I feel so bad for my daughter as I feel as though I'm depriving her of a father figure but he can't be trusted to have her on his own. I suggested mediation which he said no to. I want her to be able to have a relationship with her father and I feel guilty for not actively trying to accommodate it atm but the emotional and verbal abuse I receive when he can't get his own way is ridiculous. A few weeks ago he accused me of baby trapping him, he has 2 older children so I assume he knows how babies are made and he also didn't do anything to prevent it.

He is obsessed with his ex. Couldn't go one day without talking about her and he even tried to name our daughter after her son! I know that I shouldn't care but I literally felt like a surrogate for them throughout my pregnancy and now that she's here he is acting as if she is property.
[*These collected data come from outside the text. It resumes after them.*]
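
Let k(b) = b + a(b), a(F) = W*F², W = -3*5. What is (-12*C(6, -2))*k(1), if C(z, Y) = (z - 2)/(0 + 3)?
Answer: 224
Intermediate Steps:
W = -15
C(z, Y) = -⅔ + z/3 (C(z, Y) = (-2 + z)/3 = (-2 + z)*(⅓) = -⅔ + z/3)
a(F) = -15*F²
k(b) = b - 15*b²
(-12*C(6, -2))*k(1) = (-12*(-⅔ + (⅓)*6))*(1*(1 - 15*1)) = (-12*(-⅔ + 2))*(1*(1 - 15)) = (-12*4/3)*(1*(-14)) = -16*(-14) = 224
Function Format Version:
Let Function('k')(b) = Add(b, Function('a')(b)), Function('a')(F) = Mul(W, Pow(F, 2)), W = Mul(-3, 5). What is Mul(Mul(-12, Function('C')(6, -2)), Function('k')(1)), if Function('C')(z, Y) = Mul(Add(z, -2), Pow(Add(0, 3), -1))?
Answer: 224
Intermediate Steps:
W = -15
Function('C')(z, Y) = Add(Rational(-2, 3), Mul(Rational(1, 3), z)) (Function('C')(z, Y) = Mul(Add(-2, z), Pow(3, -1)) = Mul(Add(-2, z), Rational(1, 3)) = Add(Rational(-2, 3), Mul(Rational(1, 3), z)))
Function('a')(F) = Mul(-15, Pow(F, 2))
Function('k')(b) = Add(b, Mul(-15, Pow(b, 2)))
Mul(Mul(-12, Function('C')(6, -2)), Function('k')(1)) = Mul(Mul(-12, Add(Rational(-2, 3), Mul(Rational(1, 3), 6))), Mul(1, Add(1, Mul(-15, 1)))) = Mul(Mul(-12, Add(Rational(-2, 3), 2)), Mul(1, Add(1, -15))) = Mul(Mul(-12, Rational(4, 3)), Mul(1, -14)) = Mul(-16, -14) = 224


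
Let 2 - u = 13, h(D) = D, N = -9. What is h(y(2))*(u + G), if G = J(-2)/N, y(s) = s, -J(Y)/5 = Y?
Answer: -218/9 ≈ -24.222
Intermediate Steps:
J(Y) = -5*Y
u = -11 (u = 2 - 1*13 = 2 - 13 = -11)
G = -10/9 (G = -5*(-2)/(-9) = 10*(-⅑) = -10/9 ≈ -1.1111)
h(y(2))*(u + G) = 2*(-11 - 10/9) = 2*(-109/9) = -218/9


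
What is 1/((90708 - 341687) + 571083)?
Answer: 1/320104 ≈ 3.1240e-6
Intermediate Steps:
1/((90708 - 341687) + 571083) = 1/(-250979 + 571083) = 1/320104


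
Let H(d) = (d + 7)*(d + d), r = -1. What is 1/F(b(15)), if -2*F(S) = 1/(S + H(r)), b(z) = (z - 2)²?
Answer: -314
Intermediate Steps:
H(d) = 2*d*(7 + d) (H(d) = (7 + d)*(2*d) = 2*d*(7 + d))
b(z) = (-2 + z)²
F(S) = -1/(2*(-12 + S)) (F(S) = -1/(2*(S + 2*(-1)*(7 - 1))) = -1/(2*(S + 2*(-1)*6)) = -1/(2*(S - 12)) = -1/(2*(-12 + S)))
1/F(b(15)) = 1/(-1/(-24 + 2*(-2 + 15)²)) = 1/(-1/(-24 + 2*13²)) = 1/(-1/(-24 + 2*169)) = 1/(-1/(-24 + 338)) = 1/(-1/314) = -314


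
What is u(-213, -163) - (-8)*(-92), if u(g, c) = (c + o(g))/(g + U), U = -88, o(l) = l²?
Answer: -38106/43 ≈ -886.19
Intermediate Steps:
u(g, c) = (c + g²)/(-88 + g) (u(g, c) = (c + g²)/(g - 88) = (c + g²)/(-88 + g))
u(-213, -163) - (-8)*(-92) = (-163 + (-213)²)/(-88 - 213) - (-8)*(-92) = (-163 + 45369)/(-301) - 1*736 = -1/301*45206 - 736 = -6458/43 - 736 = -38106/43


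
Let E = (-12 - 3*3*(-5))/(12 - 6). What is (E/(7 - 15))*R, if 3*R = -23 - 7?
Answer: 55/8 ≈ 6.8750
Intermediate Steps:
E = 11/2 (E = (-12 - 9*(-5))/6 = (-12 + 45)*(⅙) = 33*(⅙) = 11/2 ≈ 5.5000)
R = -10 (R = (-23 - 7)/3 = (⅓)*(-30) = -10)
(E/(7 - 15))*R = ((11/2)/(7 - 15))*(-10) = ((11/2)/(-8))*(-10) = -⅛*11/2*(-10) = -11/16*(-10) = 55/8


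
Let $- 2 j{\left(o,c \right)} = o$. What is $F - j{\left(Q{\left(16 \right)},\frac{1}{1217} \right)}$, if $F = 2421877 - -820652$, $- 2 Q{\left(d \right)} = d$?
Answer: $3242525$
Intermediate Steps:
$Q{\left(d \right)} = - \frac{d}{2}$
$j{\left(o,c \right)} = - \frac{o}{2}$
$F = 3242529$ ($F = 2421877 + 820652 = 3242529$)
$F - j{\left(Q{\left(16 \right)},\frac{1}{1217} \right)} = 3242529 - - \frac{\left(- \frac{1}{2}\right) 16}{2} = 3242529 - \left(- \frac{1}{2}\right) \left(-8\right) = 3242529 - 4 = 3242525$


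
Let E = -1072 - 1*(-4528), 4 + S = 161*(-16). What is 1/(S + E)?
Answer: 1/876 ≈ 0.0011416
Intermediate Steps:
S = -2580 (S = -4 + 161*(-16) = -4 - 2576 = -2580)
E = 3456 (E = -1072 + 4528 = 3456)
1/(S + E) = 1/(-2580 + 3456) = 1/876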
Didn't have a nappy or wipe in his house until she was 6 weeks old and I had to ask him to get some as I was fed up packing a bag for him to use when I was getting nothing in return financially.

Selfishly, I don't want him taking my daughter down to his exs house to play happy families, which he did when she was 4 days old, when he can't even come into my daughters home to see her. He literally works 5 minutes from us. This isn't the main reason why I'm not supporting unsupervised contact; He had been smoking cannabis around her, has a history of cocaine abuse, isn't cooperating regarding passport, and feels its okay to have a few pints before picking her up and driving her to his house 30 minutes away.

Any advice on what I could do or should I just let him jog on? He has said he won't be going back to his solicitor.

Thanks for reading if you've got this far!

OP posts:
ComingRoundAgain · 10/02/2023 12:01

If he won’t be going back to his solicitor then leave him to it.

It’s not your job to spoon feed him contact with his own child.

Your only concern is that for your daughter’s wellbeing. You don’t think she’ll be safe with him on his own and have offered alternative suggestions, including mediation.

If he can’t bring himself to see his daughter at your house, at a contact centre, or attend mediation then he’s clearly not that bothered.

You've given him the answer and the ball is in his court.

I’d just leave him to it.

Sounds like his interest will eventually fizzle out.

MummyL0 · 10/02/2023 12:53

Thanks @ComingRoundAgain i know I should just leave him to it but some family members have said my daughter could possibly resent me when she's older for not having a relationship with her dad which is why I'm a bit conflicted.

Like you said the ball is in his court, I'll leave him to it and see what he comes up with next.

OP posts:
Willyoujustbequiet · 10/02/2023 13:04

Be aware he could ultimately apply for a Child Arrangement Order in the future and get 50/50 residency.

I understand your position and would feel the same but legally there is a presumption in favour of contact so if he is that way inclined he could make things very difficult for you. Far better to try and stay amicable.